O Conselho Federal de Odontologia (CFO) publicou, nesta sexta-feira (24), uma resolução que proíbe cirurgiões-dentistas de utilizarem o polimetilmetacrilato (PMMA) para fins estéticos. A medida, publicada no Diário Oficial da União, passa a valer imediatamente e acompanha uma decisão semelhante adotada pelo Conselho Federal de Medicina (CFM) em maio deste ano.
Com a nova norma, o PMMA poderá ser utilizado por dentistas apenas em procedimentos reparadores específicos autorizados pela Agência Nacional de Vigilância Sanitária (Anvisa), desde que o profissional possua capacitação técnica para realizar o procedimento.
PMMA é considerado produto de alto risco
O PMMA é classificado pela Anvisa como um produto de Classe IV, categoria que reúne os dispositivos de maior risco à saúde.
Apesar dessa classificação, a substância vinha sendo utilizada de forma irregular em diversos procedimentos estéticos, principalmente para aumento de volume em regiões como rosto, glúteos e outras áreas do corpo, prática que gerou preocupação entre entidades médicas e órgãos reguladores.
Segundo o CFO, o uso inadequado do produto pode provocar complicações graves, como:
- Infecções persistentes;
- Formação de granulomas;
- Embolias;
- Insuficiência renal;
- Cegueira;
- Risco de morte, em casos mais graves.
Para o Conselho, a utilização indiscriminada da substância em procedimentos estéticos passou a representar um problema de saúde pública.

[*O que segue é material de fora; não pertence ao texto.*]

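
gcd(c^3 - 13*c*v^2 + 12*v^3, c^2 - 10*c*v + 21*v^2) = -c + 3*v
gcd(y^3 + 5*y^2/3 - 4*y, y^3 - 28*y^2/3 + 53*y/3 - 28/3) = y - 4/3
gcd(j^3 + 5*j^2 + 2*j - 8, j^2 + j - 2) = j^2 + j - 2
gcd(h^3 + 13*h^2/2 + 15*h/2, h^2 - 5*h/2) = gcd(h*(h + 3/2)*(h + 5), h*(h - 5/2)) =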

Quando o PMMA ainda pode ser utilizado
A resolução mantém a autorização para uso do PMMA apenas em situações específicas aprovadas pela Anvisa.
Entre elas estão:
- Correção de deformidades faciais e corporais com finalidade reparadora;
- Tratamento da lipodistrofia facial em pacientes com HIV, causada pelo uso prolongado de medicamentos antirretrovirais.
Fora dessas situações, qualquer aplicação com finalidade estética está proibida para cirurgiões-dentistas.

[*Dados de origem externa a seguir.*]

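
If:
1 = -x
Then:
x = -1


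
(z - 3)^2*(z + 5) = z^3 - z^2 - 21*z + 45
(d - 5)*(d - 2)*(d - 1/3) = d^3 - 22*d^2/3 + 37*d/3 - 10/3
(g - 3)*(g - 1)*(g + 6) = g^3 + 2*g^2 - 21*g + 18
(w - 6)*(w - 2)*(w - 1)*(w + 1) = w^4 - 8*w^3 + 11*w^2 + 8*w - 12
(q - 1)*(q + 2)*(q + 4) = q^3 + 5*q^2 + 2*q - 8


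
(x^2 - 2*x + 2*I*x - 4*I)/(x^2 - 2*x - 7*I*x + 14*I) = (x + 2*I)/(x - 7*I)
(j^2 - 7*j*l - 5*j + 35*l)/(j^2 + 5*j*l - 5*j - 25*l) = (j - 7*l)/(j + 5*l)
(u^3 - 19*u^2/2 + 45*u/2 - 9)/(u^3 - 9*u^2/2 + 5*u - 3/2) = (u - 6)/(u - 1)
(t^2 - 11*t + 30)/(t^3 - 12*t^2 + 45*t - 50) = (t - 6)/(t^2 - 7*t + 10)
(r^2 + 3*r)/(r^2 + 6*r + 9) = r/(r + 3)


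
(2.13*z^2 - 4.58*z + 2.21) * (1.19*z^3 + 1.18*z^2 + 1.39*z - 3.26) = 2.5347*z^5 - 2.9368*z^4 + 0.186199999999999*z^3 - 10.7022*z^2 + 18.0027*z - 7.2046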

Nos procedimentos reparadores autorizados, o profissional deverá informar o paciente sobre os riscos e alternativas ao tratamento, obter um termo de consentimento e fornecer a etiqueta de rastreabilidade do produto utilizado.

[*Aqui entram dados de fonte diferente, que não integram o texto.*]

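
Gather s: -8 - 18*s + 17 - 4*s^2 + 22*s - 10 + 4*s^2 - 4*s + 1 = 0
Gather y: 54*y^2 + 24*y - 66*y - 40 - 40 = 54*y^2 - 42*y - 80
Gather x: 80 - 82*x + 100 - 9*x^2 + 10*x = -9*x^2 - 72*x + 180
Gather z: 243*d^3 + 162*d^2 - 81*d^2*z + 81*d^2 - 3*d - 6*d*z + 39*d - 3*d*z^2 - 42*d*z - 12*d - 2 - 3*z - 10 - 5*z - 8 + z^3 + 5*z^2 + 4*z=243*d^3 + 243*d^2 + 24*d + z^3 + z^2*(5 - 3*d) + z*(-81*d^2 - 48*d - 4) - 20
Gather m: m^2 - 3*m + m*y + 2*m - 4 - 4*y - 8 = m^2 + m*(y - 1) - 4*y - 12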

O descumprimento das novas regras poderá resultar em processo ético-disciplinar, além de responsabilização civil, penal e administrativa.
Decisão ocorre após casos graves envolvendo a substância
A restrição acompanha o movimento iniciado pelo Conselho Federal de Medicina, que proibiu o uso estético do PMMA após a morte de uma mulher de 48 anos, em São Paulo, horas depois de receber aplicações da substância em uma clínica de estética.
Desde então, entidades como a Sociedade Brasileira de Dermatologia (SBD) também passaram a defender o fim do uso estético do produto, citando o aumento de relatos de complicações graves associadas ao PMMA.
Atualmente, para médicos, o uso da substância permanece autorizado apenas no tratamento de lipodistrofia facial em pacientes com HIV, exclusivamente em unidades de alta complexidade do Sistema Único de Saúde (SUS).